The individual savings account allowance has been raised in line with inflation, pushing it up to £10,680 per year.
This is great news for savers as it means that people in the UK can now avoid paying income tax on returns from savings accounts and stocks and shares amounting to £10,680.
All standard savings accounts require account-holders to pay a rate of income tax depending on their annual income.
The income tax rates are as follows: Earning of between £0-£2,560 per year must pay 10%; £2,560-£35,000 will incur a 20% tax rate; £35,000 - £150,000 will incur a 40% rate while anyone earning over £150,000 will pay 50% of whatever they earn as income tax.
Savers can put up to £5,340 each year into cash ISAs and the remaining allowance into stocks and shares ISAs; up to the full amount into stocks and shares ISAs or a combination of the two.
The ISA allowance has seen several increases in recent years, the most recent of which was pushed up from £7,200 to £10,200 to all savers aged 50 and above from October 2009 and to everyone else from the beginning of the last tax year in April 2010.
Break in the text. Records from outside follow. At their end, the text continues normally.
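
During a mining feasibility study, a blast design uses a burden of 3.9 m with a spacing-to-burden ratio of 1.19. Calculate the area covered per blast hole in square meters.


First, find the spacing:
Spacing = burden * ratio = 3.9 * 1.19
= 4.641 m
Then, calculate the area:
Area = burden * spacing = 3.9 * 4.641
= 18.0999 m^2

18.0999 m^2


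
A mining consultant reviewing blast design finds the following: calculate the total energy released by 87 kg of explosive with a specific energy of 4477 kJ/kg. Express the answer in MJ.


Energy = mass * specific_energy / 1000
= 87 * 4477 / 1000
= 389499 / 1000
= 389.499 MJ

389.499 MJ


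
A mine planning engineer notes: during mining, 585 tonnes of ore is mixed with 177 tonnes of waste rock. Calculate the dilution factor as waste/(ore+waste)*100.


Total material = ore + waste
= 585 + 177 = 762 tonnes
Dilution = waste / total * 100
= 177 / 762 * 100
= 0.2322834646 * 100
= 23.2283%

23.2283%


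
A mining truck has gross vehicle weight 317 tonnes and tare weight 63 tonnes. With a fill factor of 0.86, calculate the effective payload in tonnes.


Maximum payload = gross - tare
= 317 - 63 = 254 tonnes
Effective payload = max payload * fill factor
= 254 * 0.86
= 218.44 tonnes

218.44 tonnes


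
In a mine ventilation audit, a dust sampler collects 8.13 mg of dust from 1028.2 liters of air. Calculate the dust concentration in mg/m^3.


Convert liters to m^3: 1 m^3 = 1000 L
Concentration = mass / volume * 1000
= 8.13 / 1028.2 * 1000
= 0.00790702198 * 1000
= 7.907 mg/m^3

7.907 mg/m^3


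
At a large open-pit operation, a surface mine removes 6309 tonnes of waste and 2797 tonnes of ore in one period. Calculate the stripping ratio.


Stripping ratio = waste tonnage / ore tonnage
= 6309 / 2797
= 2.2556

2.2556


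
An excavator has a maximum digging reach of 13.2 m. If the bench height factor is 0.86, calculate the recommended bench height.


11.352 m

Bench height = reach * factor
= 13.2 * 0.86
= 11.352 m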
Those that are willing to take on a bit of risk in exchange for the potential to earn higher returns than the interest paid on saving accounts should consider share dealing accounts that incorporate the ISA wrapper.
These accounts are offered by many banks and provide a platform to buy and sell shares online from the comfort of your own home.
All returns made from these accounts are tax free, so you can make your investments work harder for you and avoid having to pass on a cut to the tax man.